10:05 A.M., MONDAY, JANUARY 28, 1974—ENROUTE TO GERMANY
He got off the plane to stretch his legs at New Delhi. He stayed in his seat at Beirut. When the plane was airborne to Frankfurt he decided to risk having a half bottle of champagne. After the wine he fell asleep, and slept until the plane reached Germany. In Frankfurt he marched the letter to Yvette straight to the airport post office and sent it as registered mail. He used registered mail only for love letters. As the plane headed out toward London he felt the old bafflement again—a permanent confusion of doors slamming in his face, lights going off, distant voices singing that there was absolutely nothing to worry about, all of it repeated over and over again until, manipulated and bored, he had turned away, along with most of the rest of the people, telling himself, as they had told themselves, that the Pickering Commission was the receptacle of the consciences of seven wise men, seven just men who had pored themselves almost blind over every scintilla of the evidence, which had at last filled twenty-six volumes.
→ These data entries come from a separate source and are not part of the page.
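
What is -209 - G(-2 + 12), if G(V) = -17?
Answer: -192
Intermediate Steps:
-209 - G(-2 + 12) = -209 - 1*(-17) = -209 + 17 = -192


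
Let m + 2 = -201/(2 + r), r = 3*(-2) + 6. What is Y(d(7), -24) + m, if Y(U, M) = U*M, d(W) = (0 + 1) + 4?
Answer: -445/2 ≈ -222.50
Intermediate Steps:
r = 0 (r = -6 + 6 = 0)
d(W) = 5 (d(W) = 1 + 4 = 5)
Y(U, M) = M*U
m = -205/2 (m = -2 - 201/(2 + 0) = -2 - 201/2 = -205/2 ≈ -102.50)
Y(d(7), -24) + m = -24*5 - 205/2 = -120 - 205/2 = -445/2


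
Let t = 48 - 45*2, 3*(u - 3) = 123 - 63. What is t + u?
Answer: -19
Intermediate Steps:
u = 23 (u = 3 + (123 - 63)/3 = 3 + (1/3)*60 = 3 + 20 = 23)
t = -42 (t = 48 - 1*90 = 48 - 90 = -42)
t + u = -42 + 23 = -19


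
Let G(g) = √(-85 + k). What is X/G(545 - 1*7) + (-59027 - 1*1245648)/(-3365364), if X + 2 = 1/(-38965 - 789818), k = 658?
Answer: 1304675/3365364 - 1657567*√573/474892659 ≈ 0.30413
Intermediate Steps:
X = -1657567/828783 (X = -2 + 1/(-38965 - 789818) = -2 + 1/(-828783) = -2 - 1/828783 = -1657567/828783 ≈ -2.0000)
G(g) = √573 (G(g) = √(-85 + 658) = √573)
X/G(545 - 1*7) + (-59027 - 1*1245648)/(-3365364) = -1657567*√573/573/828783 + (-59027 - 1*1245648)/(-3365364) = -1657567*√573/474892659 + (-59027 - 1245648)*(-1/3365364) = -1657567*√573/474892659 - 1304675*(-1/3365364) = -1657567*√573/474892659 + 1304675/3365364 = 1304675/3365364 - 1657567*√573/474892659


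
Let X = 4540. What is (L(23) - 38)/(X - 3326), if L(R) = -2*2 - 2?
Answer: -22/607 ≈ -0.036244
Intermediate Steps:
L(R) = -6 (L(R) = -4 - 2 = -6)
(L(23) - 38)/(X - 3326) = (-6 - 38)/(4540 - 3326) = -44/1214 = -44*1/1214 = -22/607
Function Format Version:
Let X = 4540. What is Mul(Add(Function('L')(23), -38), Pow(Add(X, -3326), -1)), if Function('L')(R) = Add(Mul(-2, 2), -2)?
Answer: Rational(-22, 607) ≈ -0.036244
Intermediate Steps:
Function('L')(R) = -6 (Function('L')(R) = Add(-4, -2) = -6)
Mul(Add(Function('L')(23), -38), Pow(Add(X, -3326), -1)) = Mul(Add(-6, -38), Pow(Add(4540, -3326), -1)) = Mul(-44, Pow(1214, -1)) = Mul(-44, Rational(1, 1214)) = Rational(-22, 607)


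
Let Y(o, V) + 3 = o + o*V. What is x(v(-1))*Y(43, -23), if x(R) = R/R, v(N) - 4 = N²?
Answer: -949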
These great men had finally decreed, separately and together, that there had been no conspiracy, that there had been only one lone, mad killer. Repeat: no conspiracy. Repeat: no conspiracy. With the help of the reassuring press—that greatest single continuing conspiracy of modern civilization—life had gone on, the nonconspiracy untroubled. Nothing could change except the truth.
The plane began its descent into London.